In late April 1967, the city of Wise honored Dale with various events over a two-day period (such as a banquet, parade, and placement of commemorative markers), culminating in the renaming of the football stadium of Dale's alma mater, J. J. Kelly High School, to Carroll Dale Stadium.
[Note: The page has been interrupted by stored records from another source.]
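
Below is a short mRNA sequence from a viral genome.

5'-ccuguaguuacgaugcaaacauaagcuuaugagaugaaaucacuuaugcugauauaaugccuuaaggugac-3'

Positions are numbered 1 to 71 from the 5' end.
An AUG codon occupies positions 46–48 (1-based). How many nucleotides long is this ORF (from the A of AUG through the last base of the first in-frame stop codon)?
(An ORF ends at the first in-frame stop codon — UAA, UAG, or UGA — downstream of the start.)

12

Codons from position 46: AUG (46–48), CUG (49–51), AUA (52–54), UAA (55–57).
UAA is the first in-frame stop; ORF spans 46–57, 12 nucleotides.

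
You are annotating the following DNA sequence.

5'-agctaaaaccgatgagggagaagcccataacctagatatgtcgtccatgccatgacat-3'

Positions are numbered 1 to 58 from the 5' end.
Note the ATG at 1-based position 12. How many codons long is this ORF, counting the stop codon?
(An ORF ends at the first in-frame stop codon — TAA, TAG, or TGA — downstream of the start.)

8

Codons from position 12: ATG (12–14), AGG (15–17), GAG (18–20), AAG (21–23), CCC (24–26), ATA (27–29), ACC (30–32), TAG (33–35).
TAG is the first in-frame stop; that's 8 codons including the stop.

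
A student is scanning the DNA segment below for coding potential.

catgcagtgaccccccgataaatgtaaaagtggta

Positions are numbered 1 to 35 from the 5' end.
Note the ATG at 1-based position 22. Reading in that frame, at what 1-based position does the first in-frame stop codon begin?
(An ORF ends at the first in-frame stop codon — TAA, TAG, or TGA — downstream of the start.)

Codons from position 22: ATG (22–24), TAA (25–27).
TAA is a stop codon; it begins at position 25.

25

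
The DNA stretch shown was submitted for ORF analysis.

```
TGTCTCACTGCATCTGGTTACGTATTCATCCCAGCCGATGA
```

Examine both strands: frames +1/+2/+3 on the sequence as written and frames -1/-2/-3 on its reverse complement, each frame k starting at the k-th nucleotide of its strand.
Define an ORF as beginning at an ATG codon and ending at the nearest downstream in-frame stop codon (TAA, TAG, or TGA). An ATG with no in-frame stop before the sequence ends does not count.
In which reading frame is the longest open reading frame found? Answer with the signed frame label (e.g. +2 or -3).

-1

Reverse complement (5'→3'): TCATCGGCTGGGATGAATACGTAACCAGATGCAGTGAGACA
Frame +1: TGT CTC ACT GCA TCT GGT TAC GTA TTC ATC CCA GCC GAT — no ATG→stop ORF.
Frame +2: GTC TCA CTG CAT CTG GTT ACG TAT TCA TCC CAG CCG ATG — no ATG→stop ORF.
Frame +3: TCT CAC TGC ATC TGG TTA CGT ATT CAT CCC AGC CGA TGA — no ATG→stop ORF.
Frame -1: TCA TCG GCT GGG ATG AAT ACG TAA CCA GAT GCA GTG AGA — ATG at 13, stop TAA at 22 → 12 nt.
Frame -2: CAT CGG CTG GGA TGA ATA CGT AAC CAG ATG CAG TGA GAC — ATG at 29, stop TGA at 35 → 9 nt.
Frame -3: ATC GGC TGG GAT GAA TAC GTA ACC AGA TGC AGT GAG ACA — no ATG→stop ORF.
Longest ORF is 12 nt in frame -1 (positions 13–24).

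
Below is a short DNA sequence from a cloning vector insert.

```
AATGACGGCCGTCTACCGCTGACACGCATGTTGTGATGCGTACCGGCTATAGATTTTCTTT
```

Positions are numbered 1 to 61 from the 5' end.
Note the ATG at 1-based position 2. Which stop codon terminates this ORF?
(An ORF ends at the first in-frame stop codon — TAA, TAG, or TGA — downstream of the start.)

TGA

Codons from position 2: ATG (2–4), ACG (5–7), GCC (8–10), GTC (11–13), TAC (14–16), CGC (17–19), TGA (20–22).
The first in-frame stop codon is TGA.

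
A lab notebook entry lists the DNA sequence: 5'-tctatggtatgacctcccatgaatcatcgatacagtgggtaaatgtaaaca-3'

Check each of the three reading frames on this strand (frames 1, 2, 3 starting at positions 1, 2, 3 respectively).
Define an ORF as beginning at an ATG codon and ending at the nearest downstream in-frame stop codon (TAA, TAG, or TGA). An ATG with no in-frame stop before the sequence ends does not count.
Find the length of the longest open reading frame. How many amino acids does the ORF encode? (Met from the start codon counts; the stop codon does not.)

Frame 1: TCT ATG GTA TGA CCT CCC ATG AAT CAT CGA TAC AGT GGG TAA ATG TAA ACA — ATG at 4, stop TGA at 10 → 9 nt; ATG at 19, stop TAA at 40 → 24 nt; ATG at 43, stop TAA at 46 → 6 nt.
Frame 2: CTA TGG TAT GAC CTC CCA TGA ATC ATC GAT ACA GTG GGT AAA TGT AAA — no ATG→stop ORF.
Frame 3: TAT GGT ATG ACC TCC CAT GAA TCA TCG ATA CAG TGG GTA AAT GTA AAC — no ATG→stop ORF.
Longest: frame 1, positions 19–42, 24 nt = 8 codons = 7 aa. → 7 amino acids.

7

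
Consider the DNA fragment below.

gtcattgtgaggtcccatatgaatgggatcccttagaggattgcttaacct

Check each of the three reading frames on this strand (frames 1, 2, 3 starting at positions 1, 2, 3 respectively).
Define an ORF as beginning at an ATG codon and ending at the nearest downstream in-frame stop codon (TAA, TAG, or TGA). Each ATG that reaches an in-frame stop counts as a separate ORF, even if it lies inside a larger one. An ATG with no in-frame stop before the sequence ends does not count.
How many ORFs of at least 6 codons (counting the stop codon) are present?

Frame 1: GTC ATT GTG AGG TCC CAT ATG AAT GGG ATC CCT TAG AGG ATT GCT TAA CCT — ATG at 19, stop TAG at 34 → 18 nt.
Frame 2: TCA TTG TGA GGT CCC ATA TGA ATG GGA TCC CTT AGA GGA TTG CTT AAC — no ATG→stop ORF.
Frame 3: CAT TGT GAG GTC CCA TAT GAA TGG GAT CCC TTA GAG GAT TGC TTA ACC — no ATG→stop ORF.
ORFs ≥ 6 codons: frame 1 19–36 (6 codons). Count = 1.

1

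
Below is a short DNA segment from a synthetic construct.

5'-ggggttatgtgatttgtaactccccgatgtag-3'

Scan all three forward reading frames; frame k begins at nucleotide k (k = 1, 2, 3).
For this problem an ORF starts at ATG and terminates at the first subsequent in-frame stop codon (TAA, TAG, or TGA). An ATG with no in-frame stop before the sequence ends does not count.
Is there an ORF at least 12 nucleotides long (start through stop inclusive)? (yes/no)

no

Frame 1: GGG GTT ATG TGA TTT GTA ACT CCC CGA TGT — ATG at 7, stop TGA at 10 → 6 nt.
Frame 2: GGG TTA TGT GAT TTG TAA CTC CCC GAT GTA — no ATG→stop ORF.
Frame 3: GGT TAT GTG ATT TGT AAC TCC CCG ATG TAG — ATG at 27, stop TAG at 30 → 6 nt.
Largest ORF found is 6 nucleotides < 12, so no.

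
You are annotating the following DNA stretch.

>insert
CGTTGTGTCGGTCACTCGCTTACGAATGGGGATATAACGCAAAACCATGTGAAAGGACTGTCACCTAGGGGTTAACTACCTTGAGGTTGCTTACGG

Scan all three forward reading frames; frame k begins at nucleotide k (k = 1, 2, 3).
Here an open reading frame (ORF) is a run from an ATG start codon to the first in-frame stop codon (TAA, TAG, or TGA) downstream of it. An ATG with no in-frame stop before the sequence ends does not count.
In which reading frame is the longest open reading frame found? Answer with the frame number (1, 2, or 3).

Frame 1: CGT TGT GTC GGT CAC TCG CTT ACG AAT GGG GAT ATA ACG CAA AAC CAT GTG AAA GGA CTG TCA CCT AGG GGT TAA CTA CCT TGA GGT TGC TTA CGG — no ATG→stop ORF.
Frame 2: GTT GTG TCG GTC ACT CGC TTA CGA ATG GGG ATA TAA CGC AAA ACC ATG TGA AAG GAC TGT CAC CTA GGG GTT AAC TAC CTT GAG GTT GCT TAC — ATG at 26, stop TAA at 35 → 12 nt; ATG at 47, stop TGA at 50 → 6 nt.
Frame 3: TTG TGT CGG TCA CTC GCT TAC GAA TGG GGA TAT AAC GCA AAA CCA TGT GAA AGG ACT GTC ACC TAG GGG TTA ACT ACC TTG AGG TTG CTT ACG — no ATG→stop ORF.
Longest ORF is 12 nt in frame 2 (positions 26–37).

2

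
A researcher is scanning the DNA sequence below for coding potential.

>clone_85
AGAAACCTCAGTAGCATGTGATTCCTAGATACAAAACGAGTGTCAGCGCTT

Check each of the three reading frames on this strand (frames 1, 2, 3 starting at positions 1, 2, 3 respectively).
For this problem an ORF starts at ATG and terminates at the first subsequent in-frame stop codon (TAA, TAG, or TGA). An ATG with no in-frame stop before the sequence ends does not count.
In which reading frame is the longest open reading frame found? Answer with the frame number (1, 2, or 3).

Frame 1: AGA AAC CTC AGT AGC ATG TGA TTC CTA GAT ACA AAA CGA GTG TCA GCG CTT — ATG at 16, stop TGA at 19 → 6 nt.
Frame 2: GAA ACC TCA GTA GCA TGT GAT TCC TAG ATA CAA AAC GAG TGT CAG CGC — no ATG→stop ORF.
Frame 3: AAA CCT CAG TAG CAT GTG ATT CCT AGA TAC AAA ACG AGT GTC AGC GCT — no ATG→stop ORF.
Longest ORF is 6 nt in frame 1 (positions 16–21).

1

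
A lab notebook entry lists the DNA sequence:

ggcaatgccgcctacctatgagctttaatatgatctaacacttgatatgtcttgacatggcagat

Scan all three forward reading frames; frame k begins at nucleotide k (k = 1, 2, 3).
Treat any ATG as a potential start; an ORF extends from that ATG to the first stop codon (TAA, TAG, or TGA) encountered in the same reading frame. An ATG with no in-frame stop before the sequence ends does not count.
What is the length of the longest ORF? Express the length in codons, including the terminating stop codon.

Frame 1: GGC AAT GCC GCC TAC CTA TGA GCT TTA ATA TGA TCT AAC ACT TGA TAT GTC TTG ACA TGG CAG — no ATG→stop ORF.
Frame 2: GCA ATG CCG CCT ACC TAT GAG CTT TAA TAT GAT CTA ACA CTT GAT ATG TCT TGA CAT GGC AGA — ATG at 5, stop TAA at 26 → 24 nt; ATG at 47, stop TGA at 53 → 9 nt.
Frame 3: CAA TGC CGC CTA CCT ATG AGC TTT AAT ATG ATC TAA CAC TTG ATA TGT CTT GAC ATG GCA GAT — ATG at 18, stop TAA at 36 → 21 nt; ATG at 30, stop TAA at 36 → 9 nt.
Longest: frame 2, positions 5–28, 24 nt = 8 codons = 7 aa. → 8 codons.

8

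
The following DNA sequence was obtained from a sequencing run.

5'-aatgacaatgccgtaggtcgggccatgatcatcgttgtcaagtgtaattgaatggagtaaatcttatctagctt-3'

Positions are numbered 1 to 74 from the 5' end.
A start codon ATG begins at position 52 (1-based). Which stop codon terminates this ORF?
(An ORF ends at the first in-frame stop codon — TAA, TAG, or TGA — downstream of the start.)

Codons from position 52: ATG (52–54), GAG (55–57), TAA (58–60).
The first in-frame stop codon is TAA.

TAA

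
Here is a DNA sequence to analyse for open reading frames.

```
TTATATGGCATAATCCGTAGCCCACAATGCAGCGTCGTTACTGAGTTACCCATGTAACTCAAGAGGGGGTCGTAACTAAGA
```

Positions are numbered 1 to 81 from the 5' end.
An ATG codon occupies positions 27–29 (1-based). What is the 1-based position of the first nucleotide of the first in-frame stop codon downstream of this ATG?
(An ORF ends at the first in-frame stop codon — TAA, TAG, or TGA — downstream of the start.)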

Dale's Viriginia Tech head coach Frank Moseley spoke at a banquet for Dale, and observed that Dale "exerted an influence at Virginia Tech that has been of lasting value". The speakers included, among others, Wise mayor Carl W. Hamilton.

In 2006, Virginia’s General Assembly adopted a resolution commending Dale for “his valuable service to Southwest Virginia and the Commonwealth” of Virginia.

== Personal life ==
Dale has worked closely with the Fellowship of Christian Athletes. While living in Bristol, Tennessee after his playing career, he was president of Sunshine Inc., a strip mining company in Virginia, before becoming an athletic director in 1991. He had been in the coal mining business for 17 years.

Dale currently resides in his birthplace, Wise, Virginia.